“You’re my favorite reason to lose sleep.” – Unknown
Thursday, November 20th
I have friends who have a family much like my own. Two parents, an older daughter, and a younger son. Today their daughter turned 10, and I was surprised by how much I saw the father fawn and gush over her birthday.
He told me that he’d woken up the night before (just after midnight when she was born) and played through her birth in his mind. He’d sent an email out announcing her birthday, brought pies to a big dinner to share with everyone, and told everyone on the sidewalk that it was her special day.
Why wouldn’t I expect that he would froth over with excitement over her birthday? Simply because I assume he just doesn’t have the energy to. Most of the time this particular man is explaining why his family is running on empty.

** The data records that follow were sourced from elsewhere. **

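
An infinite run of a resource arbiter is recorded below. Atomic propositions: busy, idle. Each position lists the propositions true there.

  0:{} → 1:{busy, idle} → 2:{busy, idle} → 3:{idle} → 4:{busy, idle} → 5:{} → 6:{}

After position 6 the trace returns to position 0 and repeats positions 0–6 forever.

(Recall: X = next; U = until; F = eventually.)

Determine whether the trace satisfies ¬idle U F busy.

Walking from position 0: F busy first holds at position 0, and ¬idle holds at every earlier position along the way, so ¬idle U F busy holds.

Holds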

He has an active six-year-old son, an adventurous wife with a lucrative career, and a daughter with Down’s Syndrome and ADHD.
This family is very open and frank about their challenges, more so than I am comfortable sharing and their lives are filled with a certain degree of chaos because of school-doctor-specialist appointments to enhance their daughter’s life while also trying to create a healthy space for their son to grow up in too. As I write about this topic one week late on Thanksgiving Day – November 27th – stuffing pumpkin pie in my mouth in between lines written, I think about how quiet and empty my house feels with the kids staying overnight at their grandparents’ house. All the little things that the kids do to annoy me throughout the day are the things I’m missing right now in their absence. The way my kids cry as we carry them inside to the house from the car after a long day of visiting with family. The way I can’t even get my son out of his jeans and into pajamas when he’s that tired. My daughter’s breath when she hasn’t brushed the night before. The love for your child trumps all those little things, especially when you have the objectivity and space from them to see it.
Can you rise above it all to see what really matters?